The reason the blog post won’t change us is because most of us are already good people.  Good, imperfect, people.  Most people have needs and wants that they think they shouldn’t have.  Most people have traits they think they shouldn’t have.  Most people are more selfish than they think they should be.  And most people spend most of their lives chastising themselves for their imperfections and trying to hide that from the world, themselves, and their spouse. Maybe they are able to focus on being a better person for a little while and go two weeks without criticizing their spouse when they normally would have.

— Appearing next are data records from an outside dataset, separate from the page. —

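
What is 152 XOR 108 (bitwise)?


0b10011000 ^ 0b1101100 = 0b11110100 = 244

244


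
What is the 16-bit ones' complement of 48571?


48571 ^ 65535 = 16964

16964


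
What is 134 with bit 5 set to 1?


134 | (1 << 5) = 134 | 32 = 166

166


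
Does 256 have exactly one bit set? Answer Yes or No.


0b100000000. Only one bit set => Yes

Yes


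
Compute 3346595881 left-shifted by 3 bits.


0b11000111011110010000000000101001 << 3 = 0b11000111011110010000000000101001000 = 26772767048

26772767048


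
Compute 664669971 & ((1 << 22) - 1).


664669971 & 4194303 = 1969939

1969939


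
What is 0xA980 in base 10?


A980 hex = 43392 decimal

43392


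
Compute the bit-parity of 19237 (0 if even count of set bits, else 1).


0b100101100100101 has 7 ones => parity 1

1


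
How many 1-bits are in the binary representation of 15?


0b1111 has 4 set bits

4


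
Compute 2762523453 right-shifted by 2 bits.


0b10100100101010001100001100111101 >> 2 = 0b101001001010100011000011001111 = 690630863

690630863


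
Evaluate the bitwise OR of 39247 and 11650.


0b1001100101001111 | 0b10110110000010 = 0b1011110111001111 = 48591

48591


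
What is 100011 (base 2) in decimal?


100011 in decimal = 35

35


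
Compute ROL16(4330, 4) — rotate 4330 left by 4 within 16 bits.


Rotate 0b1000011101010 left by 4 (16-bit) = 0b111010100001 = 3745

3745


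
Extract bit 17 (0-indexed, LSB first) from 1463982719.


0b1010111010000101001101001111111, position 17 = 1

1


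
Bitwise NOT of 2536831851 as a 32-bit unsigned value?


~0b10010111001101001111101101101011 = 0b1101000110010110000010010010100 = 1758135444 (32-bit unsigned)

1758135444


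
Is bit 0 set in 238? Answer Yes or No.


0b11101110, bit 0 = 0. No

No


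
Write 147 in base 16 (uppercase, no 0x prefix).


147 = 93 hex

93


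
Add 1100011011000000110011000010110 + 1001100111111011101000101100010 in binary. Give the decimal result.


1100011011000000110011000010110 + 1001100111111011101000101100010 = 10110000010111100011011101111000 = 2958964600

2958964600


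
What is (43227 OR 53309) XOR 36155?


Step 1: 43227 | 53309 = 63743
Step 2: 63743 ^ 36155 = 30148

30148


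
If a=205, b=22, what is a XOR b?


205 ^ 22 = 219

219


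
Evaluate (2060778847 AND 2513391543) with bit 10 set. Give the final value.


Step 1: 2060778847 & 2513391543 = 281300247
Step 2: 281300247 | (1 << 10) = 281300247 | 1024 = 281300247

281300247


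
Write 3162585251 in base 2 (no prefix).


3162585251 = 10111100100000010011100010100011 in binary

10111100100000010011100010100011


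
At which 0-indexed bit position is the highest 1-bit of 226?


0b11100010. Highest set bit at position 7

7


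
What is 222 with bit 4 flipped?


222 ^ (1 << 4) = 222 ^ 16 = 206

206


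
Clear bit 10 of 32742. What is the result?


32742 & ~(1 << 10) = 31718

31718


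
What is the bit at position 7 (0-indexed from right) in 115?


0b1110011, position 7 = 0

0


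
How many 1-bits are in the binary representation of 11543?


0b10110100010111 has 8 set bits

8


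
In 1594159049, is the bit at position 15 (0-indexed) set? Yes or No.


0b1011111000001001110111111001001, bit 15 = 1. Yes

Yes


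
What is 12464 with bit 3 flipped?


12464 ^ (1 << 3) = 12464 ^ 8 = 12472

12472


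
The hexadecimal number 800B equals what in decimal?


800B hex = 32779 decimal

32779


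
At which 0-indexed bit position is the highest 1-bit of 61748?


0b1111000100110100. Highest set bit at position 15

15


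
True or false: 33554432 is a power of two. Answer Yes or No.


0b10000000000000000000000000. Only one bit set => Yes

Yes


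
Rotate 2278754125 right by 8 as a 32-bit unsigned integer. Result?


Rotate 0b10000111110100110000011101001101 right by 8 (32-bit) = 0b1001101100001111101001100000111 = 1300747015

1300747015


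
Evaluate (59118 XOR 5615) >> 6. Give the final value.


Step 1: 59118 ^ 5615 = 62209
Step 2: 62209 >> 6 = 972

972


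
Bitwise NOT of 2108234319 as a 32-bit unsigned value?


~0b1111101101010010001101001001111 = 0b10000010010101101110010110110000 = 2186732976 (32-bit unsigned)

2186732976


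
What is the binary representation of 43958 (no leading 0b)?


43958 = 1010101110110110 in binary

1010101110110110


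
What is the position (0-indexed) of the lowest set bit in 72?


0b1001000. Lowest set bit at position 3

3


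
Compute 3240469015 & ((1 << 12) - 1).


3240469015 & 4095 = 535

535


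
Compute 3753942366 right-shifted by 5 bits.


0b11011111110000001001110101011110 >> 5 = 0b110111111100000010011101010 = 117310698

117310698


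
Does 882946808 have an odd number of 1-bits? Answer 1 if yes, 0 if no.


0b110100101000001011001011111000 has 14 ones => parity 0

0


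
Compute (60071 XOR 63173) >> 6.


Step 1: 60071 ^ 63173 = 7266
Step 2: 7266 >> 6 = 113

113


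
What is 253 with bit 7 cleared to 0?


253 & ~(1 << 7) = 125

125


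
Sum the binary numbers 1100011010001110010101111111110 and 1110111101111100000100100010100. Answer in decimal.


1100011010001110010101111111110 + 1110111101111100000100100010100 = 11011011000001010011010100010010 = 3674551570

3674551570


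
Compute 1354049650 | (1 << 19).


1354049650 | (1 << 19) = 1354049650 | 524288 = 1354573938

1354573938


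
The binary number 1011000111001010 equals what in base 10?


1011000111001010 in decimal = 45514

45514


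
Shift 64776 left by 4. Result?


0b1111110100001000 << 4 = 0b11111101000010000000 = 1036416

1036416


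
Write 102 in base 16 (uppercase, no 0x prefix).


102 = 66 hex

66


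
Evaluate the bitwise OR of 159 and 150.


0b10011111 | 0b10010110 = 0b10011111 = 159

159


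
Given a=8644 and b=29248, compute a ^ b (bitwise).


8644 ^ 29248 = 21380

21380


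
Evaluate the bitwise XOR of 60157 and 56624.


0b1110101011111101 ^ 0b1101110100110000 = 0b11011111001101 = 14285

14285


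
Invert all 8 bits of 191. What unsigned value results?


191 ^ 255 = 64

64


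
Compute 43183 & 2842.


0b1010100010101111 & 0b101100011010 = 0b100000001010 = 2058

2058


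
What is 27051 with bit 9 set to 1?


27051 | (1 << 9) = 27051 | 512 = 27563

27563


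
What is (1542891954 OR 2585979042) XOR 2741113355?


Step 1: 1542891954 | 2585979042 = 3690391986
Step 2: 3690391986 ^ 2741113355 = 2023029689

2023029689


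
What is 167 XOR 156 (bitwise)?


0b10100111 ^ 0b10011100 = 0b111011 = 59

59


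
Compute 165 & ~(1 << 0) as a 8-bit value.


165 & ~(1 << 0) = 164

164


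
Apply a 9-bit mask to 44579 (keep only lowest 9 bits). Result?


44579 & 511 = 35

35


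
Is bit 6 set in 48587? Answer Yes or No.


0b1011110111001011, bit 6 = 1. Yes

Yes


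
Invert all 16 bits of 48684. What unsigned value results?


48684 ^ 65535 = 16851

16851


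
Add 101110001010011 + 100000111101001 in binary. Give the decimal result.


101110001010011 + 100000111101001 = 1001111000111100 = 40508

40508


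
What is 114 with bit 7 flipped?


114 ^ (1 << 7) = 114 ^ 128 = 242

242


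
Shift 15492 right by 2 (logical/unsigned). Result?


0b11110010000100 >> 2 = 0b111100100001 = 3873

3873


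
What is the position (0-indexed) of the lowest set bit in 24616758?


0b1011101111001111100110110. Lowest set bit at position 1

1


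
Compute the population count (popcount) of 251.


0b11111011 has 7 set bits

7


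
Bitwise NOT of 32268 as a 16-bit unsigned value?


~0b111111000001100 = 0b1000000111110011 = 33267 (16-bit unsigned)

33267


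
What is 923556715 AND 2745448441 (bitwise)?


0b110111000011000101101101101011 & 0b10100011101001000011011111111001 = 0b100011000001000001001101101001 = 587469673

587469673


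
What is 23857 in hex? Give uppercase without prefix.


23857 = 5D31 hex

5D31


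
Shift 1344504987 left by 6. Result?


0b1010000001000111000010010011011 << 6 = 0b1010000001000111000010010011011000000 = 86048319168

86048319168


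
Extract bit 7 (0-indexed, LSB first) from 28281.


0b110111001111001, position 7 = 0

0


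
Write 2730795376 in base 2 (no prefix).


2730795376 = 10100010110001001010000101110000 in binary

10100010110001001010000101110000


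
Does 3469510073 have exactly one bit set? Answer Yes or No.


0b11001110110011001000010110111001. Multiple bits set => No

No


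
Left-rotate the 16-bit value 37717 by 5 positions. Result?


Rotate 0b1001001101010101 left by 5 (16-bit) = 0b110101010110010 = 27314

27314


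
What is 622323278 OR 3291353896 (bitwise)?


0b100101000101111110011001001110 | 0b11000100001011100001001100101000 = 0b11100101001111111111011101101110 = 3846174574

3846174574


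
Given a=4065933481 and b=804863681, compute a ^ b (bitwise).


4065933481 ^ 804863681 = 3718252136

3718252136


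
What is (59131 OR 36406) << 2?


Step 1: 59131 | 36406 = 61183
Step 2: 61183 << 2 = 244732

244732


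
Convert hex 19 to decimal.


19 hex = 25 decimal

25


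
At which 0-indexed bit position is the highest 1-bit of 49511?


0b1100000101100111. Highest set bit at position 15

15


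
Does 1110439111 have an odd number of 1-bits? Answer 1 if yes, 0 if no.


0b1000010001011111111010011000111 has 17 ones => parity 1

1


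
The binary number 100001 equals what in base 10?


100001 in decimal = 33

33


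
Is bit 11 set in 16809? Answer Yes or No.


0b100000110101001, bit 11 = 0. No

No


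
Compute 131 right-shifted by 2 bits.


0b10000011 >> 2 = 0b100000 = 32

32


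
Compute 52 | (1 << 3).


52 | (1 << 3) = 52 | 8 = 60

60


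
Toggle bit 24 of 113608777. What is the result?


113608777 ^ (1 << 24) = 113608777 ^ 16777216 = 130385993

130385993


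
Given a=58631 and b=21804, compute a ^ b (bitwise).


58631 ^ 21804 = 45099

45099


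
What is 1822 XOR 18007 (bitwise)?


0b11100011110 ^ 0b100011001010111 = 0b100000101001001 = 16713

16713


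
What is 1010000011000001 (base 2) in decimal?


1010000011000001 in decimal = 41153

41153


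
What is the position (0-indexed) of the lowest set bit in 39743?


0b1001101100111111. Lowest set bit at position 0

0


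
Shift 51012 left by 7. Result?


0b1100011101000100 << 7 = 0b11000111010001000000000 = 6529536

6529536


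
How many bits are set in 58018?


0b1110001010100010 has 7 set bits

7


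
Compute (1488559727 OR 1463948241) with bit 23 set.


Step 1: 1488559727 | 1463948241 = 1610326015
Step 2: 1610326015 | (1 << 23) = 1610326015 | 8388608 = 1610326015

1610326015


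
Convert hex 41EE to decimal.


41EE hex = 16878 decimal

16878


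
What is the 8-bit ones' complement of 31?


31 ^ 255 = 224

224


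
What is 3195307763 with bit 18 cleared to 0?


3195307763 & ~(1 << 18) = 3195045619

3195045619


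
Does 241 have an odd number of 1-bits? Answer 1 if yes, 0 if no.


0b11110001 has 5 ones => parity 1

1


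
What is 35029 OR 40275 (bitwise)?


0b1000100011010101 | 0b1001110101010011 = 0b1001110111010111 = 40407

40407


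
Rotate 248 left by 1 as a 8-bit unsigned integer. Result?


Rotate 0b11111000 left by 1 (8-bit) = 0b11110001 = 241

241


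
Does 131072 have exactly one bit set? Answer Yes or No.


0b100000000000000000. Only one bit set => Yes

Yes


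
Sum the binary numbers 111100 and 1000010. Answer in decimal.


111100 + 1000010 = 1111110 = 126

126


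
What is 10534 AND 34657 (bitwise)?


0b10100100100110 & 0b1000011101100001 = 0b100100000 = 288

288


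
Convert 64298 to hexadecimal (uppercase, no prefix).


64298 = FB2A hex

FB2A


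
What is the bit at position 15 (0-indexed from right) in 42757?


0b1010011100000101, position 15 = 1

1


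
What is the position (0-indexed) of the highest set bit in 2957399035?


0b10110000010001100101001111111011. Highest set bit at position 31

31


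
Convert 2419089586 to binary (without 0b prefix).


2419089586 = 10010000001100000110000010110010 in binary

10010000001100000110000010110010


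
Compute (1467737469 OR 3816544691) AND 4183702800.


Step 1: 1467737469 | 3816544691 = 4152098303
Step 2: 4152098303 & 4183702800 = 4049222928

4049222928


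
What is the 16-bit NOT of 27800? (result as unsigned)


~0b110110010011000 = 0b1001001101100111 = 37735 (16-bit unsigned)

37735


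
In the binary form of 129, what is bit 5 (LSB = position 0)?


0b10000001, position 5 = 0

0


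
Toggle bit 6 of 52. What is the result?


52 ^ (1 << 6) = 52 ^ 64 = 116

116


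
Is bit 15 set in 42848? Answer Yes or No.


0b1010011101100000, bit 15 = 1. Yes

Yes


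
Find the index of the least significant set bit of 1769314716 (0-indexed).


0b1101001011101011001100110011100. Lowest set bit at position 2

2


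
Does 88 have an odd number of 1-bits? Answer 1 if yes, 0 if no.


0b1011000 has 3 ones => parity 1

1


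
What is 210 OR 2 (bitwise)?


0b11010010 | 0b10 = 0b11010010 = 210

210


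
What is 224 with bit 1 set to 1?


224 | (1 << 1) = 224 | 2 = 226

226


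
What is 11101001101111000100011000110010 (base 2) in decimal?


11101001101111000100011000110010 in decimal = 3921430066

3921430066


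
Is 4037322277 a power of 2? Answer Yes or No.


0b11110000101001001010011000100101. Multiple bits set => No

No


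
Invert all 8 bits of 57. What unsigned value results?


57 ^ 255 = 198

198


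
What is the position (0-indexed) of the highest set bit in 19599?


0b100110010001111. Highest set bit at position 14

14


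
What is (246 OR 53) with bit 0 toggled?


Step 1: 246 | 53 = 247
Step 2: 247 ^ (1 << 0) = 247 ^ 1 = 246

246


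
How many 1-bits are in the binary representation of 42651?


0b1010011010011011 has 9 set bits

9


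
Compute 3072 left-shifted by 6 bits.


0b110000000000 << 6 = 0b110000000000000000 = 196608

196608


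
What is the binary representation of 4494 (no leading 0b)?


4494 = 1000110001110 in binary

1000110001110


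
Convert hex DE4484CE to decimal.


DE4484CE hex = 3729032398 decimal

3729032398


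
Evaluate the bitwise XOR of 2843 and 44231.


0b101100011011 ^ 0b1010110011000111 = 0b1010011111011100 = 42972

42972


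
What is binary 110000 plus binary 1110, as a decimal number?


110000 + 1110 = 111110 = 62

62


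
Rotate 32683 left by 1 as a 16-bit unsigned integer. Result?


Rotate 0b111111110101011 left by 1 (16-bit) = 0b1111111101010110 = 65366

65366


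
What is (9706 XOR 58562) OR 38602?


Step 1: 9706 ^ 58562 = 49448
Step 2: 49448 | 38602 = 55274

55274


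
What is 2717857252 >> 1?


0b10100001111111110011010111100100 >> 1 = 0b1010000111111111001101011110010 = 1358928626

1358928626


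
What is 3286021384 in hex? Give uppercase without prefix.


3286021384 = C3DCB508 hex

C3DCB508


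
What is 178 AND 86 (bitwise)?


0b10110010 & 0b1010110 = 0b10010 = 18

18


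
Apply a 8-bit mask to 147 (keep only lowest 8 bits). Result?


147 & 255 = 147

147


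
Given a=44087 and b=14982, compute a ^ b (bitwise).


44087 ^ 14982 = 38577

38577


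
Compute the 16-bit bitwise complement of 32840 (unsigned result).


~0b1000000001001000 = 0b111111110110111 = 32695 (16-bit unsigned)

32695


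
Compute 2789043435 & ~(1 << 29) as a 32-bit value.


2789043435 & ~(1 << 29) = 2252172523

2252172523


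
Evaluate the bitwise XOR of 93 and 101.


0b1011101 ^ 0b1100101 = 0b111000 = 56

56


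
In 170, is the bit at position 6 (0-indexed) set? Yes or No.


0b10101010, bit 6 = 0. No

No


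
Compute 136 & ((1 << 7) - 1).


136 & 127 = 8

8


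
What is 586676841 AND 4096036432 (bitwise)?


0b100010111101111111101001101001 & 0b11110100001001001000111001010000 = 0b100000001001001000101001000000 = 539265600

539265600


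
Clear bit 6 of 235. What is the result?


235 & ~(1 << 6) = 171

171


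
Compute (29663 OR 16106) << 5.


Step 1: 29663 | 16106 = 32767
Step 2: 32767 << 5 = 1048544

1048544


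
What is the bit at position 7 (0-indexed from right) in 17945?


0b100011000011001, position 7 = 0

0


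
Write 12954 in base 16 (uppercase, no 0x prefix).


12954 = 329A hex

329A


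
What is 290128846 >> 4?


0b10001010010110000001111001110 >> 4 = 0b1000101001011000000111100 = 18133052

18133052


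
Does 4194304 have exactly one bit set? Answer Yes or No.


0b10000000000000000000000. Only one bit set => Yes

Yes


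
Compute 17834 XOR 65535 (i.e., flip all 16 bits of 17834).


17834 ^ 65535 = 47701

47701


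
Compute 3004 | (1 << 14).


3004 | (1 << 14) = 3004 | 16384 = 19388

19388


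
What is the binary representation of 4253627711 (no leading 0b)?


4253627711 = 11111101100010010011010100111111 in binary

11111101100010010011010100111111


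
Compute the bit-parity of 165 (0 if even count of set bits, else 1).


0b10100101 has 4 ones => parity 0

0


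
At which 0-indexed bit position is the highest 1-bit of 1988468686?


0b1110110100001011001111111001110. Highest set bit at position 30

30


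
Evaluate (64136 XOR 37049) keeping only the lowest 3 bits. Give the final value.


Step 1: 64136 ^ 37049 = 27185
Step 2: 27185 & 7 = 1

1


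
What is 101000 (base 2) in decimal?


101000 in decimal = 40

40


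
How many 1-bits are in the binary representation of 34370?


0b1000011001000010 has 5 set bits

5


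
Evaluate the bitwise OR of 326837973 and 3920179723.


0b10011011110110010011011010101 | 0b11101001101010010011001000001011 = 0b11111011111110110011011011011111 = 4227544799

4227544799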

But, to have a lasting great marriage, I think the better route is actually to become comfortable with all your imperfections. Work to improve them, but if you’re feeling selfish, just admit it. I’ll frequently tell A that I’m having a selfish day and I’m going to buy myself a pair of shoes. Or, I’m feeling needy, could you bring home some flowers and chocolate? Yes, I’m willing to ask for that stuff. You know why? Because we all need some irrational things. And if we can’t get comfortable with that, then we spend all our time dropping hints and having passive-aggressive interactions until our partner “figures it out.” We’re upset that our spouse isn’t spending enough time doing things we like, so we cancel on an activity our spouse likes and so on and so on until we all get things figured out and cater to each other’s needs without having to explicitly mention what that need is. But, maybe, if instead of reading relationship posts about how we can be better people, we decided that we’re generally imperfect, but pretty good people, and we became comfortable enough with our idiosyncratic nature that we were able to just communicate it, then we’d get more of what we needed in relationships and that would, in turn, make us less critical spouses.

Let's be real.  Marriage is no lazy stroll in the park.

Let’s be real. Marriage is no perfect stroll in the park.

This doesn’t mean that we shouldn’t constantly try to be a kinder, better person all the time. That strengthens all of our relationships. But, assuming we’re all good people and we’re generally making efforts to be a kind person, I think the real changes in relationships actually come from tearing down all our ideas of moral perfection, accepting the reality that we aren’t perfect spouses, and then working together to navigate a marriage of two admittedly imperfect souls.  Being able to admit and discuss our flaws helps our spouse cater to our irrational quirks and needs (and opens up the door for them to help us better cater to theirs).  This mutual catering to the irrational needs goes so much farther toward improving a relationship than just trying to deny we have those selfish impulses and chastising ourselves for feeling ways that we recognize aren’t perfectly virtuous.

Rather than trying so hard to improve, we could just work on better explaining our shortcomings.  Anxiety provoking, sure.  But, so much easier.